New Jersey Sen. Bob Menendez has been charged with accepting hundreds of thousands of dollars in bribery payments.
New Jersey Sen. Bob Menendez has been charged with accepting hundreds of thousands of dollars in bribery payments. Photo: Fatih Aktas/Getty Images
Abby Livingston
September 26, 2023
  • Menendez Fallout: Senate Democrats up for reelection next year were falling over themselves today to call for the resignation of their colleague Bob Menendez, post-indictment. But one member’s call, in particular, drew outsize attention: Mendendez’s mentee and New Jersey’s junior senator, Cory Booker. As of press time, Tammy Baldwin, Sherrod BrownBob CaseyJohn Fetterman, Jacky Rosen, John Tester, and Peter Welch had also called for Menendez to step down. “You realize all these Senators are coming out now before they get ‘gaggled’ tonight…” one Democratic lobbyist quipped over text, referring to the swarm of reporters hanging around the Senate chamber. Naturally, there’s some political gamesmanship afoot. Now, if Menendez does stay on (as he seems determined to do), Democrats can say they held one of their own facing indictment to a standard that Republicans won’t with George Santos, or G.O.P. presidential frontrunner Donald Trump. For inquiring minds, the last time the Senate expelled a member was 1862, for siding with Confederacy. Since the Civil War, the Senate has instead leaned on censure as a punishment to pressure senators into resignation.

    Again, keep an eye on the county chairs in New Jersey, where Menendez is bleeding support. But even their power is limited to denying Menendez local endorsements that give preferential treatment on the ballot (known as “the line”) in the state’s June primary. If Menendez sticks this out, he risks pariah status until he faces reelection, but that’s about it for now.

  • Penn Avenue Freeze Out: Shutdown negotiations are entering the calm-before-the-storm phase. Members are not returning for votes until Wednesday, the final push before the Saturday midnight deadline to fund the government. Indeed, things are looking so grim that even the most die-hard Bruce Springsteen fans on Capitol Hill are expressing relief that The Boss delayed his Friday night concert at Nats Park, which reporters and leadership staffers feared they would otherwise have to miss… and potentially eat the cost of those E-Street tickets.

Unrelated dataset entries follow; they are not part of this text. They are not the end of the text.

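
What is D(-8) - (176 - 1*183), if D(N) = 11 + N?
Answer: 10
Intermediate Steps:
D(-8) - (176 - 1*183) = (11 - 8) - (176 - 1*183) = 3 - (176 - 183) = 3 - 1*(-7) = 3 + 7 = 10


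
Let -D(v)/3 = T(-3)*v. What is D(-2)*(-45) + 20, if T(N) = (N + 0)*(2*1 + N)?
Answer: -790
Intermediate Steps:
T(N) = N*(2 + N)
D(v) = -9*v (D(v) = -3*(-3*(2 - 3))*v = -3*(-3*(-1))*v = -9*v)
D(-2)*(-45) + 20 = -9*(-2)*(-45) + 20 = 18*(-45) + 20 = -810 + 20 = -790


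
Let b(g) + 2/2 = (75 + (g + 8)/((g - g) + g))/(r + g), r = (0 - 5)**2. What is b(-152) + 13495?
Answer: 32559579/2413 ≈ 13493.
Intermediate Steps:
r = 25 (r = (-5)**2 = 25)
b(g) = -1 + (75 + (8 + g)/g)/(25 + g) (b(g) = -1 + (75 + (g + 8)/((g - g) + g))/(25 + g) = -1 + (75 + (8 + g)/(0 + g))/(25 + g) = -1 + (75 + (8 + g)/g)/(25 + g))
b(-152) + 13495 = (8 - 1*(-152)**2 + 51*(-152))/((-152)*(25 - 152)) + 13495 = -1/152*(8 - 1*23104 - 7752)/(-127) + 13495 = -1/152*(-1/127)*(8 - 23104 - 7752) + 13495 = -1/152*(-1/127)*(-30848) + 13495 = -3856/2413 + 13495 = 32559579/2413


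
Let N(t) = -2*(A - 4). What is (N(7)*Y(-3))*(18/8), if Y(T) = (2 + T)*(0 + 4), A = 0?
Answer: -72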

  • Top of the Lake: Republican Kari Lake all-but-announced her entrance into the Arizona Senate race on Tuesday, which delighted Democrats after she underperformed expectations during her gubernatorial run last year. “A Lake announcement is what national Republicans have long anticipated and have somewhat made peace with,” Cook Political Report Senate analyst Jessica Taylor told me. “Despite their efforts to influence primaries elsewhere, they believed from the outset that if she ran, she’d win the primary no matter what they did.”

    Given the brewing three-way race between incumbent Kyrsten Sinema (who has yet to announce her candidacy after becoming an independent) and Ruben Gallego (on track to be the Democratic nominee), Taylor believes that Lake would have a stronger chance if she had some level of cross-party appeal. Alas, “that’s not where the Arizona Republican Party is,” she noted. “And that’s why they’ve lost three successive Senate races.”